Negara penempatan TKI, jelas Lita, selalu berdalih bahwa sistem pengupahan di Indonesia untuk PRT diserahkan kepada sistem pasar di mana majikan yang menentukan upah.''Pemerintah untuk ini harus menunjukkan komitmen jika mengatakan negara tujuan TKI kejam. Padahal di dalam negeri sendiri juga sama kejamnya pada PRT,'' tutur dia.
Sebelumnya Direktur Eksekutif Migrant Care, Anis Hidayah memaparkan bahwa memorandum of understanding (MOU) atau nota kesepahaman antara Malaysia dan Indonesia tentang penetapan upah minimal TKI belum dipenuhi. Hal ini salah satunya karena belum ada perangkat peraturan yang mengatur tentang upah PRT di Indonesia.
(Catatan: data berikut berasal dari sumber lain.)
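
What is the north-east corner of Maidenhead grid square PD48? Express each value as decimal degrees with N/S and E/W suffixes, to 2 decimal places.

51.00° S, 130.00° E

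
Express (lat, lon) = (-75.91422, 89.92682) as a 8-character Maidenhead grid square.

NB44xc10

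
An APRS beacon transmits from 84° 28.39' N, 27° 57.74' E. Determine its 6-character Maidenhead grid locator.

KR34xl

Shift to the Maidenhead origin (180°W, 90°S): lon 207.9623, lat 174.4732.
Field (20°×10°, letters A–R): lon ⌊207.9623/20⌋ = 10 → K; lat ⌊174.4732/10⌋ = 17 → R.
Square (2°×1°, digits 0–9): lon ⌊7.9623/2⌋ = 3; lat ⌊4.4732/1⌋ = 4.
Subsquare (5′×2.5′, letters a–x): lon ⌊1.9623/0.0833333⌋ = 23 → x; lat ⌊0.4732/0.0416667⌋ = 11 → l.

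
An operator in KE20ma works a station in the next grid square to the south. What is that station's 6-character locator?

Latitude subsquare a = 0; −1 → -1, wraps to 23 = x, carry into square.
Latitude square 0; −1 → -1, wraps to 9, carry into field.
Latitude field E = 4; −1 → 3 = D.
The longitude characters are unchanged.

KD29mx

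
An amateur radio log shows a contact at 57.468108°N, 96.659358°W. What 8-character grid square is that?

EO17ql02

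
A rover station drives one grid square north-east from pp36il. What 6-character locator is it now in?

PP36jm

Longitude subsquare i = 8; +1 → 9 = j.
Latitude subsquare l = 11; +1 → 12 = m.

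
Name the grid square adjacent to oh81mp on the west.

Longitude subsquare m = 12; −1 → 11 = l.
The latitude characters are unchanged.

OH81lp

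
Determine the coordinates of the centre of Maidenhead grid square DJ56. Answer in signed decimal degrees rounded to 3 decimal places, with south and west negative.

6.500, -109.000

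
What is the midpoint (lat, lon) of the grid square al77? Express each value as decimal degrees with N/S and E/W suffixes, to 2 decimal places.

27.50° N, 165.00° W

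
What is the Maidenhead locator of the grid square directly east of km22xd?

KM32ad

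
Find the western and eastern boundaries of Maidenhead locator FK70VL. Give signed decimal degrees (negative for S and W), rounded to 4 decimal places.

-64.2500, -64.1667

Field F=5, K=10: +5·20° lon, +10·10° lat → SW at lon -80°, lat 10°.
Square 7, 0: +7·2° lon, +0·1° lat → SW at lon -66°, lat 10°.
Subsquare v=21, l=11: +21·0.0833333° lon, +11·0.0416667° lat → SW at lon -64.25°, lat 10.4583°.
Cell spans 0.0833333° lon × 0.0416667° lat.
west -64.2500, east -64.1667.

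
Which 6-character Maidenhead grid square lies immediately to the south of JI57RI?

JI57rh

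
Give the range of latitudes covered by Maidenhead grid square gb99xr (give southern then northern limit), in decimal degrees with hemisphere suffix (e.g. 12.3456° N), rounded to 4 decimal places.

Field G=6, B=1: +6·20° lon, +1·10° lat → SW at lon -60°, lat -80°.
Square 9, 9: +9·2° lon, +9·1° lat → SW at lon -42°, lat -71°.
Subsquare x=23, r=17: +23·0.0833333° lon, +17·0.0416667° lat → SW at lon -40.0833°, lat -70.2917°.
Cell spans 0.0833333° lon × 0.0416667° lat.
south 70.2917° S, north 70.2500° S.

70.2917° S, 70.2500° S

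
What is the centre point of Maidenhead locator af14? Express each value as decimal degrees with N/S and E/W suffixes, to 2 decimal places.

Field A=0, F=5: +0·20° lon, +5·10° lat → SW at lon -180°, lat -40°.
Square 1, 4: +1·2° lon, +4·1° lat → SW at lon -178°, lat -36°.
Cell spans 2° lon × 1° lat. Centre is SW corner plus half of each.
latitude 35.50° S, longitude 177.00° W.

35.50° S, 177.00° W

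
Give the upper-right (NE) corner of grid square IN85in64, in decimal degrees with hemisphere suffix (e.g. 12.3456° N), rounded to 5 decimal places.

45.56250° N, 3.27500° W

Field I=8, N=13: +8·20° lon, +13·10° lat → SW at lon -20°, lat 40°.
Square 8, 5: +8·2° lon, +5·1° lat → SW at lon -4°, lat 45°.
Subsquare i=8, n=13: +8·0.0833333° lon, +13·0.0416667° lat → SW at lon -3.33333°, lat 45.5417°.
Extended square 6, 4: +6·0.00833333° lon, +4·0.00416667° lat → SW at lon -3.28333°, lat 45.5583°.
Cell spans 0.00833333° lon × 0.00416667° lat. NE corner is SW corner plus one full cell.
latitude 45.56250° N, longitude 3.27500° W.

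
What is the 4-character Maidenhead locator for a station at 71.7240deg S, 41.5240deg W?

GB98

Shift to the Maidenhead origin (180°W, 90°S): lon 138.48, lat 18.28.
Field: lon ⌊138.48/20⌋ = 6 → G; lat ⌊18.28/10⌋ = 1 → B.
Square: lon ⌊18.48/2⌋ = 9; lat ⌊8.28/1⌋ = 8.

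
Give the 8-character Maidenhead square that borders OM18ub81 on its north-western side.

OM18ub72

Longitude extended square 8; −1 → 7.
Latitude extended square 1; +1 → 2.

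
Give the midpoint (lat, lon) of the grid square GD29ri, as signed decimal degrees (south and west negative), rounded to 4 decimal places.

-50.6458, -54.5417

Field G=6, D=3: +6·20° lon, +3·10° lat → SW at lon -60°, lat -60°.
Square 2, 9: +2·2° lon, +9·1° lat → SW at lon -56°, lat -51°.
Subsquare r=17, i=8: +17·0.0833333° lon, +8·0.0416667° lat → SW at lon -54.5833°, lat -50.6667°.
Cell spans 0.0833333° lon × 0.0416667° lat. Centre is SW corner plus half of each.
latitude -50.6458, longitude -54.5417.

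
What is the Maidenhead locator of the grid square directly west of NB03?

MB93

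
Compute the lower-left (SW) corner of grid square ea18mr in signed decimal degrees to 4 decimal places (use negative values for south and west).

-81.2917, -97.0000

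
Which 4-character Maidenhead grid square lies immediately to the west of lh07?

Longitude square 0; −1 → -1, wraps to 9, carry into field.
Longitude field L = 11; −1 → 10 = K.
The latitude characters are unchanged.

KH97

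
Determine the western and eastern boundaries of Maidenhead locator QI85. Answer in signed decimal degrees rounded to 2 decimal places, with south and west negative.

Field Q=16, I=8: +16·20° lon, +8·10° lat → SW at lon 140°, lat -10°.
Square 8, 5: +8·2° lon, +5·1° lat → SW at lon 156°, lat -5°.
Cell spans 2° lon × 1° lat.
west 156.00, east 158.00.

156.00, 158.00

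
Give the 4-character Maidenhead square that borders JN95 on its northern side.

Latitude square 5; +1 → 6.
The longitude characters are unchanged.

JN96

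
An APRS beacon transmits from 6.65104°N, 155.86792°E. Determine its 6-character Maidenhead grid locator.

QJ76wp

Add 180° to longitude and 90° to latitude: 335.8679, 96.6510.
Field: lon ⌊335.8679/20⌋ = 16 → Q; lat ⌊96.6510/10⌋ = 9 → J.
Square: lon ⌊15.8679/2⌋ = 7; lat ⌊6.6510/1⌋ = 6.
Subsquare: lon ⌊1.8679/0.0833333⌋ = 22 → w; lat ⌊0.6510/0.0416667⌋ = 15 → p.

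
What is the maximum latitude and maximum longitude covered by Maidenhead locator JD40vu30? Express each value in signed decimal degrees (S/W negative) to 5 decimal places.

Field J=9, D=3: +9·20° lon, +3·10° lat → SW at lon 0°, lat -60°.
Square 4, 0: +4·2° lon, +0·1° lat → SW at lon 8°, lat -60°.
Subsquare v=21, u=20: +21·0.0833333° lon, +20·0.0416667° lat → SW at lon 9.75°, lat -59.1667°.
Extended square 3, 0: +3·0.00833333° lon, +0·0.00416667° lat → SW at lon 9.775°, lat -59.1667°.
Cell spans 0.00833333° lon × 0.00416667° lat. NE corner is SW corner plus one full cell.
latitude -59.16250, longitude 9.78333.

-59.16250, 9.78333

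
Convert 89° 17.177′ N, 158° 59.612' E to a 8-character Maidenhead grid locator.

Offset from 180°W / 90°S: lon 338.99353°, lat 179.28628°.
Field: 338.99353/20 → 16 → Q, 179.28628/10 → 17 → R; chars QR.
Square: 18.99353/2 → 9, 9.28628/1 → 9; chars 99.
Subsquare: 0.99353/0.0833333 → 11 → l, 0.28628/0.0416667 → 6 → g; chars lg.
Extended square: 0.07687/0.00833333 → 9, 0.03628/0.00416667 → 8; chars 98.

QR99lg98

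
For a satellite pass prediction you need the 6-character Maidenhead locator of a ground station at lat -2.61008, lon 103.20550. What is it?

OI17oj

Add 180° to longitude and 90° to latitude: 283.2055, 87.3899.
Field (20°×10°, letters A–R): 283.2055/20 → 14 → O, 87.3899/10 → 8 → I; chars OI.
Square (2°×1°, digits 0–9): 3.2055/2 → 1, 7.3899/1 → 7; chars 17.
Subsquare (5′×2.5′, letters a–x): 1.2055/0.0833333 → 14 → o, 0.3899/0.0416667 → 9 → j; chars oj.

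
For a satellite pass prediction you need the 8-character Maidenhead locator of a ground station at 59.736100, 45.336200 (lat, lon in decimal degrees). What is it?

LO29qr06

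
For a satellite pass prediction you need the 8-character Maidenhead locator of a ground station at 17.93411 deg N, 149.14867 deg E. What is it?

Offset from 180°W / 90°S: lon 329.14867°, lat 107.93411°.
Field: 329.14867/20 → 16 → Q, 107.93411/10 → 10 → K; chars QK.
Square: 9.14867/2 → 4, 7.93411/1 → 7; chars 47.
Subsquare: 1.14867/0.0833333 → 13 → n, 0.93411/0.0416667 → 22 → w; chars nw.
Extended square: 0.06534/0.00833333 → 7, 0.01744/0.00416667 → 4; chars 74.

QK47nw74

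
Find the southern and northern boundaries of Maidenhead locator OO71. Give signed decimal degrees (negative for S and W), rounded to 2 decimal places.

51.00, 52.00

Field O=14, O=14: +14·20° lon, +14·10° lat → SW at lon 100°, lat 50°.
Square 7, 1: +7·2° lon, +1·1° lat → SW at lon 114°, lat 51°.
Cell spans 2° lon × 1° lat.
south 51.00, north 52.00.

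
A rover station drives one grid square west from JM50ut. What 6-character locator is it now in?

Longitude subsquare u = 20; −1 → 19 = t.
The latitude characters are unchanged.

JM50tt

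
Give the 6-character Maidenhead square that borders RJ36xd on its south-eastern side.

RJ46ac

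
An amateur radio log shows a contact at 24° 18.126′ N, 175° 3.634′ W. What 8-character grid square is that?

AL24lh22

Shift to the Maidenhead origin (180°W, 90°S): lon 4.93943, lat 114.30210.
Field (20°×10°, letters A–R): lon ⌊4.93943/20⌋ = 0 → A; lat ⌊114.30210/10⌋ = 11 → L.
Square (2°×1°, digits 0–9): lon ⌊4.93943/2⌋ = 2; lat ⌊4.30210/1⌋ = 4.
Subsquare (5′×2.5′, letters a–x): lon ⌊0.93943/0.0833333⌋ = 11 → l; lat ⌊0.30210/0.0416667⌋ = 7 → h.
Extended square (30″×15″, digits 0–9): lon ⌊0.02277/0.00833333⌋ = 2; lat ⌊0.01043/0.00416667⌋ = 2.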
''Hampir 90 persen TKI yang berangkat ke negara tujuan bekerja di sektor domestik sebagai PRT,'' tutur Anis. ''Nasib mereka ini pun sangat ditentukan oleh regulasi di dalam negeri.''
Jika ingin nasib upah mereka diperhatikan oleh negara penempatan, kata Anis, seyogianya Pemerintah Indonesia serius untuk membahas RUU PRT. ''Jika tidak serius membahas RUU PRT maka MOU antara Malaysia dan Indonesia tentang penetapan upah minimal akan sulit dicapai,'' tegasnya.